Sponge-feeding by the Caribbean starfish Oreaster reticulatus
- Cite this article as:
- Wulff, L. Marine Biology (1995) 123: 313. doi:10.1007/BF00353623
- 172 Downloads
The common Caribbean starfish Oreaster reticulatus (Linnaeus) feeds on sponges by everting its stomach onto a sponge and digesting the tissue, leaving behind the sponge skeleton. In the San Blas Islands, Republic of Panama, 54.2% of the 1549 starfish examined from February 1987 to June 1990 at eight sites were feeding, and 61.4% of these were feeding on sponges, representing 51 species. Sponges were fed on disproportionately heavily in comparison to their abundance, which was only 9.7% of available prey.
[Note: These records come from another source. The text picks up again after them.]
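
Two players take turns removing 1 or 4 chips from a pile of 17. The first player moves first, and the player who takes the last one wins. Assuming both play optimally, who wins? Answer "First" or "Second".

Compute winning (W) and losing (L) positions by backward induction:
i:   0  1  2  3  4  5  6  7  8  9 10 11 12 13 14 15 16 17
     L  W  L  W  W  L  W  L  W  W  L  W  L  W  W  L  W  L
Position 17 is L, so the second player wins.

Second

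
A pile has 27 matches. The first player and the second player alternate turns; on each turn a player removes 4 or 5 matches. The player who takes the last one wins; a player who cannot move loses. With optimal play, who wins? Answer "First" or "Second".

Second

W/L table (W = player to move can force a win):
i:   0  1  2  3  4  5  6  7  8  9 10 11 12 13 14 15 16 17 18 19 20 21 22 23 24 25 26 27
     L  L  L  L  W  W  W  W  W  L  L  L  L  W  W  W  W  W  L  L  L  L  W  W  W  W  W  L
Position 27 is L, so the second player wins.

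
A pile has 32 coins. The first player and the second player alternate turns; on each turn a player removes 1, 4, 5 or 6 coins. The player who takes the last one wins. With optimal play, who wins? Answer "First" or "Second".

Mark each pile size as W (mover wins) or L (mover loses):
i:   0  1  2  3  4  5  6  7  8  9 10 11 12 13 14 15 16 17 18 19 20 21 22 23 24 25 26 27 28 29 30 31 32
     L  W  L  W  W  W  W  W  W  L  W  L  W  W  W  W  W  W  L  W  L  W  W  W  W  W  W  L  W  L  W  W  W
Position 32 is W, so the first player wins.

First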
In feeding choice experiments, 736 pieces of 34 species of common sponges from a variety of shallow-water habitats, and also 9 ind of a coral, were offered to starfish in individual underwater cages. Acceptance or rejection of sponge species was unambiguous for 31 of the 34 species, and there was a clear relationship between sponge acceptability and sponge habitat. Starfish ate 16 of 20 species that normally grow only on the reefs, but only 1 of 14 species that live in the seagrass meadows and rubble flats surrounding the reefs. The starfish live in the seagrass meadows and rubble flats, and avoid the reefs, and so the acceptable reef sponges are generally inaccessible until a storm fragments and transports them into starfish habitat. After Huricane Joan washed fragments of reef sponges into a seagrass meadow in October 1988, starfish consumed the edible species. When the seagrass meadow was experimentally seeded with tagged reef sponge fragments in June 1994, O. reticulatus consumed edible species and accumulated in the area seeded. Reef sponges that were living in a seagrass meadow, from which O. reticulatus had been absent for at least 4 yr (from 1978 to 1982), were eliminated when the starfish migrated into the area, and the sponges have been unable to recolonize up to June 1994. O. reticulatus feeding and habitat preferences appear to restrict distributions of many Caribbean reef sponge species to habitats without O. reticulatus and may have exerted significant selective pressure on defences of those sponges that live in O. reticulatus habitats.